# Dingo (1991)



## Guest (May 4, 2016)

Made mostly in Australia, it stars Colin Friels as a dingo-hunter who, as a boy, was touched by a jazz band that landed briefly in his town and played an impromptu concert on the tarmac of what passes for an airport in Australia. The bandleader is Miles Davis. Davis doesn't play himself although he seems to be playing his role as himself. It was the only acting role Davis ever took. The dingo-hunter is so entranced by Miles's trumpet-playing that he becomes a trumpeter himself and plays for years, even taking his trumpet with him on hunts. He is in a dance band but is not happy there. He longs to be a jazz man playing in front of jazz crowds. This is my favorite scene in the movie when he's playing at a dance but just blots it all out and imagines himself in a Paris nightclub playing before a jazz crowd. Strange that I only just found this movie:






The music for the film was composed by Miles and Michael Legrand but this piece is pure Miles--that horn. Only Miles could play so simple a phrase and turn it into pure beauty and art. Miles wasn't a lightning-fast player. Technically speaking, there are many far better than he as far as that goes. But instead of saying, "Look how many notes I can jam into one bar," Miles instead says, "Man, dig this one note. Just listen to the beauty of this note--naked and isolated, all by itself. Let it be your universe--inhabit it. Now, listen to me join it to another note. Now dig this new note. Listen to how those two notes go together and create pure harmony. Now, I'll add a third note. Listen to that!
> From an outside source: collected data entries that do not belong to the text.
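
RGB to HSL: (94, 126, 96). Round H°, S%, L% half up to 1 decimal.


Normalize: R'=94/255≈0.3686, G'=126/255≈0.4941, B'=96/255≈0.3765
Max=126/255, Min=94/255, Δ=Max-Min=32/255
L = (Max+Min)/2 = (126+94)/510 = 220/510 = 0.43137… → L = 43.1%
L ≤ 0.5 → S = Δ/(Max+Min) = 32/(126+94) = 32/220 = 0.14545… → S = 14.5%
(the 1/255 factors cancel in S and H, so raw channel differences can be used)
Max is G' → H = 60 × ((B-R)/Δ + 2) = 60 × ((96-94)/32 + 2)
  2/32 + 2 = 0.0625 + 2 = 2.0625
  H = 60 × 2.0625 = 123.75° → H = 123.8°
= HSL(123.8°, 14.5%, 43.1%)


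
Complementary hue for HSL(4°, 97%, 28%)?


Complement = opposite side of color wheel = hue + 180°
H' = (4 + 180) mod 360 = 184°
S and L unchanged.
= HSL(184°, 97%, 28%)


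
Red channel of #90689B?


Color: #90689B
R = 90 = 144
G = 68 = 104
B = 9B = 155
Red = 144


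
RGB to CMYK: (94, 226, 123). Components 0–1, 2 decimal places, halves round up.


R'=94/255≈0.3686, G'=226/255≈0.8863, B'=123/255≈0.4824
K = 1 - max(R',G',B') = 1 - 226/255 = 29/255 = 0.11372… → 0.11
(1-R'-K)/(1-K) simplifies to (max-R)/max with max = 226:
C = (226-94)/226 = 132/226 = 0.58407… → 0.58
M = (226-226)/226 = 0/226 = 0 → 0.00
Y = (226-123)/226 = 103/226 = 0.45575… → 0.46
= CMYK(0.58, 0.00, 0.46, 0.11)


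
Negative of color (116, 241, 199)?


Invert: (255-R, 255-G, 255-B)
R: 255-116 = 139
G: 255-241 = 14
B: 255-199 = 56
= RGB(139, 14, 56)


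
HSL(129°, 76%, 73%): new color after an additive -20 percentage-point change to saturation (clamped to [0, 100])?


Original S = 76%
Adjustment = -20 percentage points
New S = 76 + (-20) = 56
Clamp to [0, 100] → 56
= HSL(129°, 56%, 73%)


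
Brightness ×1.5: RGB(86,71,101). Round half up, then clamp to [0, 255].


Multiply each channel by 1.5, round half up, clamp to [0, 255]
R: 86×1.5 = 129
G: 71×1.5 = 106.5 → round → 107
B: 101×1.5 = 151.5 → round → 152
= RGB(129, 107, 152)


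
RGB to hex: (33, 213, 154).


R = 33 → 21 (hex)
G = 213 → D5 (hex)
B = 154 → 9A (hex)
Hex = #21D59A


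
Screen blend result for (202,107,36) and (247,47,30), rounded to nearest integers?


Screen: C = 255 - (255-A)×(255-B)/255, rounded to nearest integer
R: 255 - (255-202)×(255-247)/255 = 255 - 424/255 ≈ 255 - 1.663 = 253.337 → 253
G: 255 - (255-107)×(255-47)/255 = 255 - 30784/255 ≈ 255 - 120.722 = 134.278 → 134
B: 255 - (255-36)×(255-30)/255 = 255 - 49275/255 ≈ 255 - 193.235 = 61.765 → 62
= RGB(253, 134, 62)


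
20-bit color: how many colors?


Colors = 2^bits = 2^20
= 1,048,576 colors


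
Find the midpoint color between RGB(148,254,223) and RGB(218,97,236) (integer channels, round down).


Midpoint: each channel = ⌊(C₁+C₂)/2⌋
R: ⌊(148+218)/2⌋ = 183
G: ⌊(254+97)/2⌋ = 175
B: ⌊(223+236)/2⌋ = 229
= RGB(183, 175, 229)


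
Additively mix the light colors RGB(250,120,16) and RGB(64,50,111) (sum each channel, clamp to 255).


Additive: each channel = min(255, C₁+C₂)
R: 250+64 = 314 → 255
G: 120+50 = 170 → 170
B: 16+111 = 127 → 127
= RGB(255, 170, 127)


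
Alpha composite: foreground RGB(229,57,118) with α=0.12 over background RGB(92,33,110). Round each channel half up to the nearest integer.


C = α×F + (1-α)×B, with 1-α = 0.88
R: 0.12×229 + 0.88×92 = 27.48 + 80.96 = 108.44 → 108
G: 0.12×57 + 0.88×33 = 6.84 + 29.04 = 35.88 → 36
B: 0.12×118 + 0.88×110 = 14.16 + 96.80 = 110.96 → 111
= RGB(108, 36, 111)


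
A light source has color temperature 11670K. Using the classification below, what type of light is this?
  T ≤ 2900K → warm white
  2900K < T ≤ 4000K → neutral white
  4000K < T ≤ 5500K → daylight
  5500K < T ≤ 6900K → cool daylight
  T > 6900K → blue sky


Temperature: 11670K
11670K > 6900K → blue sky
Classification: blue sky


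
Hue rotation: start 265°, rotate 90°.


New hue = (H + rotation) mod 360
New hue = (265 + 90) mod 360
= 355 mod 360
= 355°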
Did you ever dream that three notes could sound that beautiful?" That's what Miles brought to jazz's table--those long, languid, melodic lines. Instead wanting you to love all the many notes he plays, Miles wants you to just love one note for what it is. He doesn't want you to love his jazz, he wants you to love music itself--every single note, every single beat, every single rest. Each one is special. So don't lose the forest in the trees but look at every tree, every branch, every twig. Miles can entrance you with just one note which he plays the way nobody ever has or ever could. And that's jazz.